3日前に就任したばかりのブラウン新首相は緊急会議の後、団結し、毅然と立ち向かうよう英国民に呼びかけました。さらなるテロ攻撃に備えて、英国内のその他の空港や人が多く集まる会場などでも警戒レベルが高められています。

ロンドン中心部でのテロ未遂事件では、若者が集まるクラブがターゲットとされ、死傷者1700人を出す可能性もあったと伝えた新聞もありました。テロを未然に防げたのはインテリジェンスによるものではなく「幸運だった」とテレビでの専門家のコメントを聞き、身震いしました。
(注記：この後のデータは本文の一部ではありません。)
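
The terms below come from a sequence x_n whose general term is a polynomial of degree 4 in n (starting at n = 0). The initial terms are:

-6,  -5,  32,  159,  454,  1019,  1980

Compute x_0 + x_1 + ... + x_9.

1st diffs: 1, 37, 127, 295, 565, 961.
2nd diffs: 36, 90, 168, 270, 396.
3rd diffs: 54, 78, 102, 126.
4th diffs: 24, 24, 24 (constant).
Newton forward-difference form: x_n = -6 + 1·C(n,1) + 36·C(n,2) + 54·C(n,3) + 24·C(n,4).
Continuing: 3487, 5714, 8859.
Summing n = 0..9 (10 terms) gives 21693.

21693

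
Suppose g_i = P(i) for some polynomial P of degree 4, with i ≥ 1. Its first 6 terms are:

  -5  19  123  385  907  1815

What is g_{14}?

1st diffs: 24, 104, 262, 522, 908.
2nd diffs: 80, 158, 260, 386.
3rd diffs: 78, 102, 126.
4th diffs: 24, 24 (constant).
So g_i = i^4 + 3i^3 - 3i^2 - 3i - 3.
Evaluating at i = 14 gives g_{14} = 46015.

46015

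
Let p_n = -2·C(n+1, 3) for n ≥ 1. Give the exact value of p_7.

-112

C(8, 3) = 56, so p_7 = -112.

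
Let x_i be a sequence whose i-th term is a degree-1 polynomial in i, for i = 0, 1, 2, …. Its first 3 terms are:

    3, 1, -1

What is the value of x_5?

-7

1st diffs: -2, -2 (constant).
So x_i = -2i + 3.
Evaluating at i = 5 gives x_5 = -7.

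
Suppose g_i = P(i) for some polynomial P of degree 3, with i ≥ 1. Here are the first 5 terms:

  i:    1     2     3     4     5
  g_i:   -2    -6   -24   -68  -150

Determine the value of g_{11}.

1st diffs: -4, -18, -44, -82.
2nd diffs: -14, -26, -38.
3rd diffs: -12, -12 (constant).
Newton forward-difference form: g_i = -2 + (-4)·C(i-1,1) + (-14)·C(i-1,2) + (-12)·C(i-1,3).
At i = 11: i-1 = 10, so g_{11} = -2 - 40 - 630 - 1440 = -2112.

-2112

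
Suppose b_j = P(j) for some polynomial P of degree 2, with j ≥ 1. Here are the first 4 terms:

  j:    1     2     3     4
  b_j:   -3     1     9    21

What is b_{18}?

1st diffs: 4, 8, 12.
2nd diffs: 4, 4 (constant).
Newton forward-difference form: b_j = -3 + 4·C(j-1,1) + 4·C(j-1,2).
At j = 18: j-1 = 17, so b_{18} = -3 + 68 + 544 = 609.

609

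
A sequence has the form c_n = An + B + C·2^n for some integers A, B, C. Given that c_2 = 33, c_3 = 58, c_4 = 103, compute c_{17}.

At n = 2, 3, 4: 2A + B + 4C = 33; 3A + B + 8C = 58; 4A + B + 16C = 103.
Subtracting the first from the second: A + 4C = 25.
Subtracting the second from the third: A + 8C = 45.
Solving: C = 5, A = 5, then B = 3.
Therefore c_{17} = 85 + 3 + 5·131072 = 655448.

655448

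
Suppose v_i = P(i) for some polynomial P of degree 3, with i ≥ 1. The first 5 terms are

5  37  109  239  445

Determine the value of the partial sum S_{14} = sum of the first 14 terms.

35560

1st diffs: 32, 72, 130, 206.
2nd diffs: 40, 58, 76.
3rd diffs: 18, 18 (constant).
So v_i = 3i^3 + 2i^2 + 5i - 5.
Continuing: …, 745, 1157, 1699, 2389, …, v_{14} = 8689.
Summing i = 1..14 (14 terms) gives 35560.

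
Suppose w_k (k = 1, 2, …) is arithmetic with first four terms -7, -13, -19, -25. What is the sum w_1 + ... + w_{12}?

Common difference d = -6.
w_k = -7 + (k - 1)·(-6).
w_{12} = -73; S = 12·(-7 + (-73))/2 = -480.

-480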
その潜在的な被害の大きさに加え、車にガスボンベとガソリンを積んで爆発させるという手口がバグダッドでのテロ戦術に酷似していた点を英メディアは注目しています。
さらに、グラスゴー空港でのテロでは容疑者が「suicide belt」を腰に巻いており自爆攻撃だったと判明し、衝撃を持って伝えられています。

事件の背後関係はまだ不明ですが、既に多くのメディアで国際テロ組織アル・カイーダの存在が指摘されています。ただし、大量の犠牲者を出すことなく「失敗」に終わった今、アル・カイーダによる犯行であったとしても犯行声明が出されることはないだろうと、ある専門家はコメントしていました。